On envisage bien souvent l’Inde sous l’angle de la croissance et du progrès. Rappelons que depuis 1991, la croissance indienne a été en moyenne de 5 %, atteignant un record de 8,4 % en 2004. Mais ce serait négliger les multiples obstacles qui s’érigent sur le chemin du développement. Attardons-nous sur l’un d’entre eux : le verrou de l’éducation. Si l’Inde fait illusion en raison du rayonnement de son élite, elle peine néanmoins à sortir son épingle du jeu en termes de main-d’oeuvre qualifiée. Ainsi, la hausse considérable des salaires tient plus à la pénurie de travailleurs compétents et spécialisés qu’à une dynamique favorable de la productivité. D’où provient une telle insuffisance ?
L’éducation en péril
Le premier handicap concerne les inégalités sociales traditionnelles. Celles-ci se sont accrues ces dernières années et le domaine de l’éducation n’a pas échappé à cette tendance. Si le nombre d’élèves indiens scolarisés permet au pays de classer son système éducatif au second rang mondial en termes d’importance, on ne saurait faire abstraction du fait que la moitié d’entre eux abandonnent leurs études en cours de route. Ainsi, bien que le système éducatif ait fait des progrès considérables depuis l’indépendance du pays, l’application des réformes a été freinée par la persistance des discriminations liées au système des castes et des discriminations envers les femmes. En outre, la qualité de l’enseignement laisse grandement à désirer. Mais est-ce réellement étonnant dans un pays où l’on ne compte qu’un enseignant pour 61 élèves ? La conséquence logique d’une telle disproportion est, entre autres, un analphabétisme persistant. Quant au supérieur, seul 10 % des établissements sont en mesure d’offrir une formation de qualité rivalisant avec les écoles étrangères internationalement reconnues. Ainsi, l’Inde ne consacre pas assez de moyens à l’éducation des masses. Seuls 7 % d’une classe d’âge accèdent à l’enseignement supérieur. Des réformes urgentes sont ainsi nécessaires pour donner un nouveau souffle au système éducatif Indien.

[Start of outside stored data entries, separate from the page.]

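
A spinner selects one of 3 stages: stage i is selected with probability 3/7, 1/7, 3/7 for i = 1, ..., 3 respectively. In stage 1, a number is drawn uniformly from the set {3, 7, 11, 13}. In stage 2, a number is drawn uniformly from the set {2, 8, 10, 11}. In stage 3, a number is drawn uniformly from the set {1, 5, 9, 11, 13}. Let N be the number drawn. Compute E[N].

1133/140

E[N | stage 1] = (3+7+11+13)/4 = 17/2.
E[N | stage 2] = (2+8+10+11)/4 = 31/4.
E[N | stage 3] = (1+5+9+11+13)/5 = 39/5.
By the law of total expectation,
E[N] = (3/7)·(17/2) + (1/7)·(31/4) + (3/7)·(39/5) = 1133/140.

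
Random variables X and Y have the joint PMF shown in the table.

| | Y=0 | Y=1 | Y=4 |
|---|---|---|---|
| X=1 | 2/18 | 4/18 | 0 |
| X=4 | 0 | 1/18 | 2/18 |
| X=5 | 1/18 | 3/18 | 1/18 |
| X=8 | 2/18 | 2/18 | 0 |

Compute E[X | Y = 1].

39/10

P(Y = 1) = 5/9.
Summing X·P(X=x,Y=y) over the conditioning event gives 13/6.
E[X | Y = 1] = (13/6) / (5/9) = 39/10.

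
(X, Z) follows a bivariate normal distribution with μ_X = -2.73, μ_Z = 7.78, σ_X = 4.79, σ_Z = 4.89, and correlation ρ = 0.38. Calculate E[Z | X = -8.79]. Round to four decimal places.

For a bivariate normal, E[Z | X=x] = μ_Z + ρ·(σ_Z/σ_X)·(x − μ_X).
E[Z | X=-8.79] = 7.78 + (0.38)·(4.89/4.79)·(-8.79 − (-2.73)) = 7.78 + (0.38793)·(-6.06) = 5.4291.

5.4291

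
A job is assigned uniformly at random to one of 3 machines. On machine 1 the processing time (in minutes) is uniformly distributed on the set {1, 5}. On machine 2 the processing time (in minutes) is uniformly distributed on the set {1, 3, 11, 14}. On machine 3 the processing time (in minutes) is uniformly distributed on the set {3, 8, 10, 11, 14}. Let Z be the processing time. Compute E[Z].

E[Z | machine 1] = (1+5)/2 = 3.
E[Z | machine 2] = (1+3+11+14)/4 = 29/4.
E[Z | machine 3] = (3+8+10+11+14)/5 = 46/5.
E[Z] = (1/3)·(3) + (1/3)·(29/4) + (1/3)·(46/5) = 389/60.

389/60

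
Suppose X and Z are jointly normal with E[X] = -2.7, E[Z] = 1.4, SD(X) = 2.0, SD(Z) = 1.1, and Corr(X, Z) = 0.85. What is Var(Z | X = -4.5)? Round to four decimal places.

0.3358

The conditional variance in a bivariate normal is σ_Z²(1 − ρ²), independent of x.
Var(Z | X=-4.5) = (1.1)²·(1 − (0.85)²) = 1.21·0.2775 = 0.3358.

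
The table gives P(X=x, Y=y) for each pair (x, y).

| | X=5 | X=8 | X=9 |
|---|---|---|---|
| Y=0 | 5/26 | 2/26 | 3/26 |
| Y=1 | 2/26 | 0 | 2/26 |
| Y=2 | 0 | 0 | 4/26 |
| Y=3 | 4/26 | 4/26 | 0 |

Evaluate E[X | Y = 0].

34/5

P(Y = 0) = 5/13.
Σ X·P over the event = 5·(5/26) + 8·(2/26) + 9·(3/26) = 34/13.
E[X | Y = 0] = (34/13) / (5/13) = 34/5.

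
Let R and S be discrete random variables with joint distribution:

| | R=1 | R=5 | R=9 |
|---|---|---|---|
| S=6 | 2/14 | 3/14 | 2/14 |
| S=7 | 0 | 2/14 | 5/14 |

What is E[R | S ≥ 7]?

55/7

P(S ≥ 7) = 1/2.
Σ R·P over the event = 5·(2/14) + 9·(5/14) = 55/14.
E[R | S ≥ 7] = (55/14) / (1/2) = 55/7.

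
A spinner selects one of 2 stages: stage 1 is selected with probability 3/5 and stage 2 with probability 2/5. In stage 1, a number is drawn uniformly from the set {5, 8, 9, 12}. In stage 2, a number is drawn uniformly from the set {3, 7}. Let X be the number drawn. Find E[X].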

Des réponses innovantes pour relever le défi éducatif
« L’Inde a un immense potentiel. Agir sur l’éducation induit le progrès à long terme d’une nation » a affirmé récemment Gordon Brown, envoyé spécial chargé de l’éducation auprès du secrétaire général de l’ONU Ban Ki-moon. En 2009, une loi avait déjà été votée sur le droit à l’éducation gratuite pour les enfants de 6 à 14 ans. En 2010, le Right to Education Act la complète en élargissant la tranche d’âge. L’Etat indien a donc assimilé l’importance de telles réformes éducatives. Mais celles-ci restent bien insuffisantes, ne s’attaquant pas de front à la qualité de la formation.
D’autre part, les prises d’initiative privées ne manquent pas et nous rassurent quant à l’évolution de la formation des Indiens. Depuis 2001, le projet Sarva Shiksha Abhiyan (« Éducation pour tous ») soutient les efforts déployés par le gouvernement pour réintégrer dans le système d’enseignement primaire 20 millions d’enfants non scolarisés, appartenant aux minorités du pays. D’autre part, une « éducation non formelle » a été mise en place en Inde dans les années 1970 pour faire face au principal problème éducatif qui est l’abandon de la scolarité au cours du primaire. Concrètement, des écoles, de tailles très diversifiées et s’adressant à des populations- cibles identifiables (filles, ruraux…), se sont multipliées en Inde, pouvant être créées par des particuliers, des familles, des associations, des ONG, des groupes religieux…
Les défis à relever sont donc nombreux en Inde, ce qui a conduit Anand Sharma, ministre du Commerce, à prôner l’optimisme : « l’Inde est une jeune nation. Croyez en l’Inde, il y a des millions et des millions d’opportunités à venir ».